Hacker News new | ask | show | jobs
by FooBarBizBazz 245 days ago
Isn't this solved with salt?
4 comments

This is how I did it. You generate a salt per logging context and combine with the base into a sha2 hash. The idea is that you ruin the ability to correlate PII across multiple instances in different isolated activities. For example, if John Doe opened a new account and then added a co-owner after the fact, it wouldn't be possible for my team to determine that it was the same person from the perspective of our logs.

This isn't perfect, but there hasn't been a single customer (bank) that pushed back against it yet.

Salting does mostly solve the problem from an information theory standpoint. Correlation analysis is a borderline paranoia thing if you are practicing reasonable hygiene elsewhere.

If it's salted, you can't share it with a third-party and determine who your customers in common are. (That's the point of the salt; to mean that my_hash(X) != your_hash(X)).
You actually can join it when the salt provider is a dedication shared entity. The entity rehashes the data of both organizations to use a shared salt. That is how different organizations join hashed data.
> A 2020 MacBook Air can hash every North American phone number in four hours

If you added a salt, this would still allow you to reverse some particular hashed phone number in about 4 hours, it just wouldn't allow you to do all of them at the same time.

I do not agree. How will you reverse a salt with sufficient entropy? Imagine the salt is a 512 bit hex, the data is a ten decimal digit phone number, the generated hash is 512 bits of which the first 160 bits are used as the value. Now exactly how will you get the phone number back? Do you really think you can iterate over half of the possibilities of 512 bits in four hours?
You know the salt because it's stored alongside the hash. You're only iterating over the space of phone numbers.

If it's not stored alongside the hash it's not a salt, it's something else.

https://en.wikipedia.org/wiki/Salt_(cryptography)

> If it's not stored alongside the hash it's not a salt, it's something else.

That is not even true. The definition in the article does not substantiate it. There is no requirement for the salt to be stored alongside the hash.

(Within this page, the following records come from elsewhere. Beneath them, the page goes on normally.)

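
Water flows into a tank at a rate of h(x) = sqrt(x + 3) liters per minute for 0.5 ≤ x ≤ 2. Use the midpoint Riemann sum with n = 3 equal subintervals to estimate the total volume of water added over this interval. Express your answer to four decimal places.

Δx = (2 − 0.5)/3 = 0.5.
Midpoints: 0.75, 1.25, 1.75.
h(0.75) ≈ 1.9365, h(1.25) ≈ 2.0616, h(1.75) ≈ 2.1794.
Sum = Δx · [h(0.75) + h(1.25) + h(1.75)].
Sum ≈ 3.0887.

3.0887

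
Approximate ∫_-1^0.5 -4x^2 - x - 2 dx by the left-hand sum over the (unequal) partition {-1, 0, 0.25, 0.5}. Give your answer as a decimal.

Subinterval widths: 1, 0.25, 0.25.
Left endpoints: -1, 0, 0.25.
f(-1) = -5, f(0) = -2, f(0.25) = -2.5.
Sum = Σ Δx_i · f(x_i).
Sum = -6.125.

-6.125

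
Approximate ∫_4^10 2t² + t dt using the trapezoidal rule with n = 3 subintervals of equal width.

Δt = (10 − 4)/3 = 2.
f(4) = 36, f(6) = 78, f(8) = 136, f(10) = 210.
T_3 = (Δt/2)·[f(t_0) + 2f(t_1) + 2f(t_2) + f(t_3)].
Sum = 674.

674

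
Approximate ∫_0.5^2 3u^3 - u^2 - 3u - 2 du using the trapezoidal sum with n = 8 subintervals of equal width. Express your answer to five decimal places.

0.79321

Δu = (2 − 0.5)/8 = 0.1875.
f(0.5) = -3.375, f(0.6875) = -14583/4096, f(0.875) = -1731/512, f(1.0625) = -11133/4096, f(1.25) = -1.453125, f(1.4375) = 2181/4096, f(1.625) = 1719/512, f(1.8125) = 29247/4096, f(2) = 12.
T_8 = (Δu/2)·[f(u_0) + 2f(u_1) + ... + 2f(u_{7}) + f(u_8)].
Sum ≈ 0.79321.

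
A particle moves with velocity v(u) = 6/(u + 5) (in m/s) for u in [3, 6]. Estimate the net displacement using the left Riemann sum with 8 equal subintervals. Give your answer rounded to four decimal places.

Δu = (6 − 3)/8 = 0.375.
Left endpoints: 3, 3.375, 3.75, 4.125, 4.5, 4.875, 5.25, 5.625.
v(3) = 0.75, v(3.375) = 48/67, v(3.75) = 24/35, v(4.125) = 48/73, v(4.5) = 12/19, v(4.875) = 48/79, v(5.25) = 24/41, v(5.625) = 48/85.
Sum = Δu · [v(3) + v(3.375) + v(3.75) + ...].
Sum ≈ 1.9496.

1.9496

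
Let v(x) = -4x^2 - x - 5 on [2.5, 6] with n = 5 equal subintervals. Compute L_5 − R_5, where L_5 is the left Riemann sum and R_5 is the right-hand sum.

L_5 = -257.81.
R_5 = -343.56.
L_5 − R_5 = 85.75.

85.75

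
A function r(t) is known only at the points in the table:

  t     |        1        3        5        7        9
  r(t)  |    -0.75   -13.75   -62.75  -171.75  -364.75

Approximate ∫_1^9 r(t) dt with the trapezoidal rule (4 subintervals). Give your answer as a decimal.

-862

Δt = 2.
T_4 = (2/2)·[(-0.75) + 2·(-13.75) + 2·(-62.75) + 2·(-171.75) + (-364.75)] = -862.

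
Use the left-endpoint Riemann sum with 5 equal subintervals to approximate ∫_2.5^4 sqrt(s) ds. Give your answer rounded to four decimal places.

2.6348

Δs = (4 − 2.5)/5 = 0.3.
Left endpoints: 2.5, 2.8, 3.1, 3.4, 3.7.
f(2.5) ≈ 1.5811, f(2.8) ≈ 1.6733, f(3.1) ≈ 1.7607, f(3.4) ≈ 1.8439, f(3.7) ≈ 1.9235.
Sum = Δs · [f(2.5) + f(2.8) + f(3.1) + f(3.4) + f(3.7)].
Sum ≈ 2.6348.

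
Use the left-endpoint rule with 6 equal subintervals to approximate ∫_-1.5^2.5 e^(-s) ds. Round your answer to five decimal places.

6.02789

Δs = (2.5 − (-1.5))/6 = 2/3.
Left endpoints: -1.5, -5/6, -1/6, 0.5, 7/6, 11/6.
f(-1.5) ≈ 4.48169, f(-5/6) ≈ 2.30098, f(-1/6) ≈ 1.18136, f(0.5) ≈ 0.60653, f(7/6) ≈ 0.31140, f(11/6) ≈ 0.15988.
Sum = Δs · [f(-1.5) + f(-5/6) + f(-1/6) + ...].
Sum ≈ 6.02789.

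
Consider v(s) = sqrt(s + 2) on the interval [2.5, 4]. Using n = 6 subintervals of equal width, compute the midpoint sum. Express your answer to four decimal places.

3.4341

Δs = (4 − 2.5)/6 = 0.25.
Midpoints: 2.625, 2.875, 3.125, 3.375, 3.625, 3.875.
v(2.625) ≈ 2.1506, v(2.875) ≈ 2.2079, v(3.125) ≈ 2.2638, v(3.375) ≈ 2.3184, v(3.625) ≈ 2.3717, v(3.875) ≈ 2.4238.
Sum = Δs · [v(2.625) + v(2.875) + v(3.125) + ...].
Sum ≈ 3.4341.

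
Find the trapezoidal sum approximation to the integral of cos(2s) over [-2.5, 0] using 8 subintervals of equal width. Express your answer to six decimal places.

Δs = (0 − (-2.5))/8 = 0.3125.
f(-2.5) ≈ 0.283662, f(-2.1875) ≈ -0.331024, f(-1.875) ≈ -0.820559, f(-1.5625) ≈ -0.999862, f(-1.25) ≈ -0.801144, f(-0.9375) ≈ -0.299534, f(-0.625) ≈ 0.315322, f(-0.3125) ≈ 0.810963, f(0) ≈ 1.000000.
T_8 = (Δs/2)·[f(s_0) + 2f(s_1) + ... + 2f(s_{7}) + f(s_8)].
Sum ≈ -0.463752.

-0.463752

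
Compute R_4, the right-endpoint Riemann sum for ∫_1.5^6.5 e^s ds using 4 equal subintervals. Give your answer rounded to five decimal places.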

The definition in the article is sufficiently clear. This is all that a salt is:

> a salt is random data fed as an additional input to a one-way function that hashes data

With regard to effective anonymization, the salt is stored by the generator, but not in the exported dataset.

If the "salt" is kept secret then I agree you can't brute force all the phone numbers so easily. But I don't agree that "salt" is the correct term for that technique.
A salt is very good if the input varies. If the input stays within a pre-defined range (e.g. phone numbers), salt does not work very well.
I do not agree that it doesn't work very well. How will you reverse a salt with sufficient entropy? Imagine the salt is a 512 bit hex, the data is a nine decimal digit SSN, the generated hash is 512 bits of which the first 160 bits are used as the value. Now exactly how is the salt not good enough?